Normally a node’s data store is readable and writable, which allows a node to cache the results of requests. With the SWH heritage archive as a read-only data store, the bridge node cannot write down new things, but it appears as if it has everything in its local storage already! IPFS nodes only respond to requests with data they already have — they don’t re-request based on incoming requests, and this architecture works perfectly for us. A request for objects SWH has the bridge node will respond to, and a request for anything SWH doesn’t have, will just be ignored.

Secondly, while Software Heritage does encode files, directories, commits, and signed tags in the same way as git, it also uses one more type of object that doesn’t correspond to any git type of object. These snapshots objects represent the top-level state of a repo (refs and what they point to). This is information that in a normal “live” git repo is not content-addressed, but is rather a mutable local state. For SWH’s archival purposes, however, not content-addressing the information wouldn’t do, and thus in the form of a new type of object was needed. We used an IPFS-supported IPLD plugin to parse SWH snapshot objects.

Taking a step back, if the goal is to fetch objects from IPFS, you might be wondering why we started talking about parsing them. Can’t we fetch an object by content address without carrying about its bytes mean, treating it as a black box? Yes, we can. And so if fetching single objects was all we wanted to do, there would be no reason to parse snapshots or vanilla git objects.

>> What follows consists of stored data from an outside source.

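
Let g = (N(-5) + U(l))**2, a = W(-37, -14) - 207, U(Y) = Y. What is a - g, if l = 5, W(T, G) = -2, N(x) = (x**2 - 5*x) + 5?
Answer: -3809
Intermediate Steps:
N(x) = 5 + x**2 - 5*x
a = -209 (a = -2 - 207 = -209)
g = 3600 (g = ((5 + (-5)**2 - 5*(-5)) + 5)**2 = ((5 + 25 + 25) + 5)**2 = (55 + 5)**2 = 60**2 = 3600)
a - g = -209 - 1*3600 = -209 - 3600 = -3809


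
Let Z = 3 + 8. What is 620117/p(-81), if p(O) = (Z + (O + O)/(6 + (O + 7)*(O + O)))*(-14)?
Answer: -1239613883/307468 ≈ -4031.7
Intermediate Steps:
Z = 11
p(O) = -154 - 28*O/(6 + 2*O*(7 + O)) (p(O) = (11 + (O + O)/(6 + (O + 7)*(O + O)))*(-14) = (11 + (2*O)/(6 + (7 + O)*(2*O)))*(-14) = (11 + (2*O)/(6 + 2*O*(7 + O)))*(-14) = (11 + 2*O/(6 + 2*O*(7 + O)))*(-14) = -154 - 28*O/(6 + 2*O*(7 + O)))
620117/p(-81) = 620117/((14*(-33 - 78*(-81) - 11*(-81)**2)/(3 + (-81)**2 + 7*(-81)))) = 620117/((14*(-33 + 6318 - 11*6561)/(3 + 6561 - 567))) = 620117/((14*(-33 + 6318 - 72171)/5997)) = 620117/((14*(1/5997)*(-65886))) = 620117/(-307468/1999) = 620117*(-1999/307468) = -1239613883/307468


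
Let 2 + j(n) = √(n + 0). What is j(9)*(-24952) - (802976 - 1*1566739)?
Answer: 738811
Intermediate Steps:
j(n) = -2 + √n (j(n) = -2 + √(n + 0) = -2 + √n)
j(9)*(-24952) - (802976 - 1*1566739) = (-2 + √9)*(-24952) - (802976 - 1*1566739) = (-2 + 3)*(-24952) - (802976 - 1566739) = 1*(-24952) - 1*(-763763) = -24952 + 763763 = 738811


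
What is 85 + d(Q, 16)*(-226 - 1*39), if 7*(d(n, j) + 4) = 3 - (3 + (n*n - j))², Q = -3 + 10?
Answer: 350660/7 ≈ 50094.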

But IPFS can do more than fetch single objects. It also supports some very cool features like recursive querying and pinning. Always exposing the recursive Merkle Directed Acyclic Graph (DAG) structure — that is by parsing our content-addressed objects — we recover the content addresses of other child objects that we can likewise fetch and parse exposes many possibilities that we look forward to explaining in future blog posts.

Future work

Performance and pipelining

At time of writing, an entire source project is not downloaded in a single pass, rather piece by piece. We have to receive a parent object and decode it to figure out what its children are, and then fetch them individually. The problem stems from a lack of pipelining, which causes high latency due to all round trips between a client node and the SWH API required.

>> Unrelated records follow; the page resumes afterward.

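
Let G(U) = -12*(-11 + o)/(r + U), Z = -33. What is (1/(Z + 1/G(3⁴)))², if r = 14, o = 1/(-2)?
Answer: 19044/19882681 ≈ 0.00095782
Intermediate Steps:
o = -½ ≈ -0.50000
G(U) = -12/(-28/23 - 2*U/23) (G(U) = -12*(-11 - ½)/(14 + U) = -12*(-23/(2*(14 + U))) = -12/(-28/23 - 2*U/23))
(1/(Z + 1/G(3⁴)))² = (1/(-33 + 1/(138/(14 + 3⁴))))² = (1/(-33 + 1/(138/(14 + 81))))² = (1/(-33 + 1/(138/95)))² = (1/(-33 + 95/138))² = (1/(-4459/138))² = (-138/4459)² = 19044/19882681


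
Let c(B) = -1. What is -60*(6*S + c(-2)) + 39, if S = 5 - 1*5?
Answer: 99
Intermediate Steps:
S = 0 (S = 5 - 5 = 0)
-60*(6*S + c(-2)) + 39 = -60*(6*0 - 1) + 39 = -60*(0 - 1) + 39 = -60*(-1) + 39 = 60 + 39 = 99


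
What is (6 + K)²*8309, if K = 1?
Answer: 407141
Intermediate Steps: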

To solve this, we need to be able to request more information at once. There is no circumventing the client not knowing what the children are until it knows what the parent is. However, it can still tell the other node it is communicating with that it wants the children too. The other node end can then start sending more information the client didn’t explicitly ask for. IPFS and SWH are already building out support for this independently.

Large objects

IPFS requires chunking, having a small maximum atomic object size. Git however doesn’t chunk, and objects can be arbitrarily big. What to do? One solution is to use cryptography tricks to break up git objects into smaller objects without sacrificing content addressing.

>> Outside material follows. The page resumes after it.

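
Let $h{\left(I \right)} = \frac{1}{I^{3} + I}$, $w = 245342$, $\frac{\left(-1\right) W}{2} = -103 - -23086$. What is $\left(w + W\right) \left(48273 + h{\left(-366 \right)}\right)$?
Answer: $\frac{235935705869544200}{24514131} \approx 9.6245 \cdot 10^{9}$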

A better long-term solution is to influence Git’s future direction, as the existence of projects like git-lfs demonstrate that even without IPFS, Git’s large object support is subpar. That said, having a stop-gap solution in the meantime is better than none, and ideally could help focus attention on this issue.

In conclusion

Beyond the practical benefits of having this bridge, we hope this project helps promote the practice of content addressing data end-to-end. By prioritizing shared data models over difficult, tedious, or lossy intermediary conversions between data structures, we can avoid a whole class of issues that plague computer infrastructure today. For example, rather than learning to live with tarball compression issues, we could create the means to avoid them.

We are grateful to the NLNet Foundation for the grant that funded this project. Bringing together these software ecosystems was made possible by the close collaboration of ourselves, Software Heritage, and Protocol Labs. We look forward to what the future holds for this collaboration.